Vielen dürfte noch der elterliche Hobbykeller in Erinnerung sein. Doch die damit verbundenen Aktivitäten waren weit entfernt von Spitzwegs Kaktuszüchtern, diffus zwischen Party, Tischtennis und Carrera-Bahn definiert, so dass jenseits von Super8-Gefilme und dem Sammeln von Briefmarken schon Ende der 1970er-Jahre kaum mehr von „Hobbys“ die Rede sein konnte.
War man damit bereits auf dem Weg zur klassenlosen Gesellschaft wie sie Karl Marx und Friedrich Engels vorschwebte? Der Kommunismus würde es jedem ermöglichen, „heute dies, morgen jenes zu tun, morgens zu jagen, mittags zu fischen, abends Viehzucht zu treiben, nach dem Essen zu kritisieren, wie ich gerade Lust habe, ohne je Jäger, Fischer, Hirt oder Kritiker zu werden.“ (Die deutsche Ideologie, 1846) Freiheit statt Freizeit lautete die lebst noch von Theodor W. Adorno vertretene Parole.

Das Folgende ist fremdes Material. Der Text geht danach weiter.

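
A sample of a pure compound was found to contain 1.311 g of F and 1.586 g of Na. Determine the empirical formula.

n(F) = 1.311/19.00 = 0.069, n(Na) = 1.586/22.99 = 0.06899
Divide by the smallest (0.06899 mol Na): F 1.000, Na 1.000
≈ 1:1 → FNa

FNa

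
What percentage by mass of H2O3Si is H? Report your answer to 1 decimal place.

Molar mass = 2(1.008) + 3(16.00) + 1(28.09) = 78.106 g/mol
Mass of H per mole = 2 × 1.008 = 2.016 g
% H = 2.016 / 78.106 × 100 = 2.6%

2.6%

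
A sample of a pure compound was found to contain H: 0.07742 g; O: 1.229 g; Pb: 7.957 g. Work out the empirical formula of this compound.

H: 0.07742 g ÷ 1.008 g/mol = 0.07681 mol
O: 1.229 g ÷ 16.00 g/mol = 0.07681 mol
Pb: 7.957 g ÷ 207.2 g/mol = 0.0384 mol
Ratios (÷ 0.0384): H 2.000, O 2.000, Pb 1.000
Ratio ≈ 2:2:1, so the empirical formula is H2O2Pb

H2O2Pb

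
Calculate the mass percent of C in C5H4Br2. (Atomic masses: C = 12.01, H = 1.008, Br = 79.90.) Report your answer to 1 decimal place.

26.8%

Molar mass = 5(12.01) + 4(1.008) + 2(79.90) = 223.882 g/mol
Mass of C per mole = 5 × 12.01 = 60.050 g
% C = 60.050 / 223.882 × 100 = 26.8%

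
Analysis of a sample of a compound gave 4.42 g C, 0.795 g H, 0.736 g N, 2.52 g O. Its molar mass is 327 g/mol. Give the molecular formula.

n(C) = 4.42/12.01 = 0.368, n(H) = 0.795/1.008 = 0.7887, n(N) = 0.736/14.01 = 0.05253, n(O) = 2.52/16.00 = 0.1575
Smallest is N at 0.05253 mol; normalising gives C 7.006, H 15.013, N 1.000, O 2.998
→ C7H15NO3
Empirical-formula mass = 161.20 g/mol
n = 327 / 161.20 = 2.03 ≈ 2
Molecular formula = (C7H15NO3)×2 = C14H30N2O6

C14H30N2O6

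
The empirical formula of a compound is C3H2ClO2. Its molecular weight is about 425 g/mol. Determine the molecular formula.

Empirical-formula mass = 105.50 g/mol
n = 425 / 105.50 = 4.03 ≈ 4
Molecular formula = (C3H2ClO2)4 = C12H8Cl4O8

C12H8Cl4O8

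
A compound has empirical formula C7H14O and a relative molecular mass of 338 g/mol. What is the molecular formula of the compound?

Empirical-formula mass = 114.18 g/mol
n = 338 / 114.18 = 2.96 ≈ 3
Molecular formula = (C7H14O)3 = C21H42O3

C21H42O3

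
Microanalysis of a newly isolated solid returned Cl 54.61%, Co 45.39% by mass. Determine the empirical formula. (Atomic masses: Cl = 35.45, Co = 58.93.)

Cl2Co

Assume 100 g: 54.61 g Cl, 45.39 g Co.
n(Cl) = 54.61/35.45 = 1.54, n(Co) = 45.39/58.93 = 0.7702
Ratios (÷ 0.7702): Cl 2.000, Co 1.000
≈ 2:1 → Cl2Co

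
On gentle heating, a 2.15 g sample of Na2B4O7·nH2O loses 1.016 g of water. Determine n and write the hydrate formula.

Mass of anhydrous Na2B4O7 = 2.15 − 1.016 = 1.134 g
mol H2O = 1.016 / 18.02 = 0.05638
Molar mass of Na2B4O7 = 201.22 g/mol → mol Na2B4O7 = 1.134 / 201.22 = 0.005636
n = 0.05638 / 0.005636 = 10.00 ≈ 10 → Na2B4O7·10H2O

Na2B4O7·10H2O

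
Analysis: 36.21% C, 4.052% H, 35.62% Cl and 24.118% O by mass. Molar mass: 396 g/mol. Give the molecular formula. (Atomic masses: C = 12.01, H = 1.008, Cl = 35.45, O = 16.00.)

C12H16Cl4O6

Assume 100 g: 36.21 g C, 4.052 g H, 35.62 g Cl, 24.118 g O.
C: 36.21 g ÷ 12.01 g/mol = 3.015 mol
H: 4.052 g ÷ 1.008 g/mol = 4.02 mol
Cl: 35.62 g ÷ 35.45 g/mol = 1.005 mol
O: 24.118 g ÷ 16.00 g/mol = 1.507 mol
Divide by the smallest (1.005 mol Cl): C 3.001, H 4.001, Cl 1.000, O 1.500
×2: C 6.00, H 8.00, Cl 2.00, O 3.00 → C6H8Cl2O3
Empirical-formula mass = 199.02 g/mol
n = 396 / 199.02 = 1.99 ≈ 2
Molecular formula = (C6H8Cl2O3)×2 = C12H16Cl4O6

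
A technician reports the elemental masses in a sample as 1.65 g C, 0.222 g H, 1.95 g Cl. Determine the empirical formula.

n(C) = 1.65/12.01 = 0.1374, n(H) = 0.222/1.008 = 0.2202, n(Cl) = 1.95/35.45 = 0.05501
Divide by the smallest (0.05501 mol Cl): C 2.498, H 4.004, Cl 1.000
×2: C 5.00, H 8.01, Cl 2.00 → C5H8Cl2

C5H8Cl2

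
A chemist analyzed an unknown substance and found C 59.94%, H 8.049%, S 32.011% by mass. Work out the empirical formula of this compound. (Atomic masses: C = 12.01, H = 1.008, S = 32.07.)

Assume 100 g: 59.94 g C, 8.049 g H, 32.011 g S.
Moles — C: 59.94 / 12.01 = 4.991 mol; H: 8.049 / 1.008 = 7.985 mol; S: 32.011 / 32.07 = 0.9982 mol
Ratios (÷ 0.9982): C 5.000, H 8.000, S 1.000
Ratio ≈ 5:8:1, so the empirical formula is C5H8S

C5H8S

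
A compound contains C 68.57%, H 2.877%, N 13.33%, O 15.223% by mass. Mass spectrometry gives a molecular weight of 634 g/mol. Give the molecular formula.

Assume 100 g: 68.57 g C, 2.877 g H, 13.33 g N, 15.223 g O.
n(C) = 68.57/12.01 = 5.709, n(H) = 2.877/1.008 = 2.854, n(N) = 13.33/14.01 = 0.9515, n(O) = 15.223/16.00 = 0.9514
Smallest is O at 0.9514 mol; normalising gives C 6.001, H 3.000, N 1.000, O 1.000
≈ 6:3:1:1 → C6H3NO
Empirical-formula mass = 105.09 g/mol
n = 634 / 105.09 = 6.03 ≈ 6
Molecular formula = (C6H3NO)×6 = C36H18N6O6

C36H18N6O6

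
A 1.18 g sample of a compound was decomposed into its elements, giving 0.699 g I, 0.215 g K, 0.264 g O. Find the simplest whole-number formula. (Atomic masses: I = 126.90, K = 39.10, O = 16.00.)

n(I) = 0.699/126.90 = 0.005508, n(K) = 0.215/39.10 = 0.005499, n(O) = 0.264/16.00 = 0.0165
Ratios (÷ 0.005499): I 1.002, K 1.000, O 3.001
Ratio ≈ 1:1:3, so the empirical formula is IKO3

IKO3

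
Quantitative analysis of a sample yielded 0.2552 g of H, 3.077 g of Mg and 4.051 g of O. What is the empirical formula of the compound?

H2MgO2

n(H) = 0.2552/1.008 = 0.2532, n(Mg) = 3.077/24.31 = 0.1266, n(O) = 4.051/16.00 = 0.2532
Ratios (÷ 0.1266): H 2.000, Mg 1.000, O 2.000
≈ 2:1:2 → H2MgO2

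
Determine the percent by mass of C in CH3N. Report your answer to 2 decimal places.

Molar mass = 1(12.01) + 3(1.008) + 1(14.01) = 29.044 g/mol
Mass of C per mole = 1 × 12.01 = 12.010 g
% C = 12.010 / 29.044 × 100 = 41.35%

41.35%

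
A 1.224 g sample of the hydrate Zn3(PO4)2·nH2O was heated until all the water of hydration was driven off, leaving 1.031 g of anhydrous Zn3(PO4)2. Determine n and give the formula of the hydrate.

Mass of water lost = 1.224 − 1.031 = 0.193 g → 0.193 / 18.02 = 0.01071 mol H2O
Molar mass of Zn3(PO4)2 = 386.08 g/mol → mol Zn3(PO4)2 = 1.031 / 386.08 = 0.00267
n = 0.01071 / 0.00267 = 4.01 ≈ 4 → Zn3(PO4)2·4H2O

Zn3(PO4)2·4H2O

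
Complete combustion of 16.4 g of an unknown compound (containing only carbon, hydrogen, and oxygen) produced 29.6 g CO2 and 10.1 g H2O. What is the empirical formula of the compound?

mol C = 29.6 / 44.01 = 0.6726; mass C = 0.6726 × 12.01 = 8.078 g
mol H = 2 × (10.1 / 18.02) = 1.121; mass H = 1.121 × 1.008 = 1.130 g
mass O = 16.4 − (9.208) = 7.192 g → mol O = 0.4495
Ratios (÷ 0.4495): C 1.496, H 2.494, O 1.000
Scaling by 2: C 2.99, H 4.99, O 2.00 → C3H5O2

C3H5O2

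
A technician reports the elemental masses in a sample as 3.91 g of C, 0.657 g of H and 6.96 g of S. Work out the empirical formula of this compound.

Moles — C: 3.91 / 12.01 = 0.3256 mol; H: 0.657 / 1.008 = 0.6518 mol; S: 6.96 / 32.07 = 0.217 mol
Divide by the smallest (0.217 mol S): C 1.500, H 3.003, S 1.000
×2: C 3.00, H 6.01, S 2.00 → C3H6S2

C3H6S2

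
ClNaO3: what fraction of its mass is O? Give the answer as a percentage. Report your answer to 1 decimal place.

45.1%

Molar mass = 1(35.45) + 1(22.99) + 3(16.00) = 106.440 g/mol
Mass of O per mole = 3 × 16.00 = 48.000 g
% O = 48.000 / 106.440 × 100 = 45.1%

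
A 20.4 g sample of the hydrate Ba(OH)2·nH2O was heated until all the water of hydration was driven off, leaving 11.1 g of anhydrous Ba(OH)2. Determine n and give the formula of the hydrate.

Ba(OH)2·8H2O

Mass of water lost = 20.4 − 11.1 = 9.3 g → 9.3 / 18.02 = 0.5161 mol H2O
Molar mass of Ba(OH)2 = 171.35 g/mol → mol Ba(OH)2 = 11.1 / 171.35 = 0.06478
n = 0.5161 / 0.06478 = 7.97 ≈ 8 → Ba(OH)2·8H2O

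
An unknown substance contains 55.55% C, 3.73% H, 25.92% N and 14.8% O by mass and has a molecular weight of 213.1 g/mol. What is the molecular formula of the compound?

C10H8N4O2

Assume 100 g: 55.55 g C, 3.73 g H, 25.92 g N, 14.8 g O.
n(C) = 55.55/12.01 = 4.625, n(H) = 3.73/1.008 = 3.7, n(N) = 25.92/14.01 = 1.85, n(O) = 14.8/16.00 = 0.925
Smallest is O at 0.925 mol; normalising gives C 5.000, H 4.000, N 2.000, O 1.000
≈ 5:4:2:1 → C5H4N2O
Empirical-formula mass = 108.10 g/mol
n = 213.1 / 108.10 = 1.97 ≈ 2
Molecular formula = (C5H4N2O)×2 = C10H8N4O2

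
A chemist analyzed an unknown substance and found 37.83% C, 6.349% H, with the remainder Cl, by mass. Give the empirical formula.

C2H4Cl

Assume 100 g: 37.83 g C, 6.349 g H, 55.821 g Cl.
C: 37.83 g ÷ 12.01 g/mol = 3.15 mol
H: 6.349 g ÷ 1.008 g/mol = 6.299 mol
Cl: 55.821 g ÷ 35.45 g/mol = 1.575 mol
Ratios (÷ 1.575): C 2.000, H 4.000, Cl 1.000
≈ 2:4:1 → C2H4Cl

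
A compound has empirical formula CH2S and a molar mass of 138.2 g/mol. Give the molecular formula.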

Ganz so einfach sehen es die Macher der Winterthurer Ausstellung freilich nicht. Nicht nur, dass sie mit dem fotografischen Blick auf Freizeitaktivitäten stille aber auch sichtbar-laute Residuen des Hobbyismus ausmachen, vom Taubenzüchter („Paloma al Aire“ (2011) von Ricardo Cases), über Pilzsammler (hier ist der Minimalist John Cage in einer Fotografie von William Gedney 1967 bezeugt), bis hin zum Selbstdarsteller Alexander Ramnev, der sich in seinen Selfies ohne Sicherung auf den Spitzen von Super-Hochhäusern ablichtet. In Winterthur kommt er mit einer Fototapete („Need Adrenaline!“, 2014) gleich im ersten von fünf Ausstellungssälen mit der Rubrik „Ich und die Welt“ zu Ehren. Die weiteren benennt man „Von Freizeit und Lifestyle“, Raum 2, „Werkzeuge für die Zukunft“, Raum 3, „Un/Späktakuläre Orte“ und „Rituelle Leidenschaft“, Räume 4 und 5, in denen man zwar kaum große und schon gar nicht schöne Bilder zu sehen bekommt, wohl aber originelle und aufschlussreiche.
Auch wenn dabei so bekannte Künstler wie Diane Arbus, mit Bildern ihrer Landsleute, Gordon Matta-Clark, mit einem Restaurant, Chris Burden, mit einem Raketenauto oder Kenneth Anger mit einem Auto-Fetisch-Videoclip, als professionelle Dokumentaristen oder in der Rolle dilettierender Freizeitler auftauchen, kann der Besucher weder phänomenal-künstlerisch Vollständigkeit erwarten, – wo beleibt der Schach spielende Duchamp, der Hobby-Pyromane Roman Siegner oder der Sammlerkünstler Hans-Peter Feldmann? – noch soziokulturell. Wo bleiben die Heerscharen von Hobbyfotografen, die ab 1880 mit immer günstigeren Fotoutensilien ausgestattet unterwegs waren und den Profis den Rang streitig machten? Das Potential hiervon lässt sich mit Jeremy Deller und Alan Kane „Folk Archive“ (1999-2005) erahnen, das mit knapp dreißig Drucken aus der Fotosammlung mit teils skurrilen Maskeraden und Aufzügen der britischen Mittelklasse präsent ist.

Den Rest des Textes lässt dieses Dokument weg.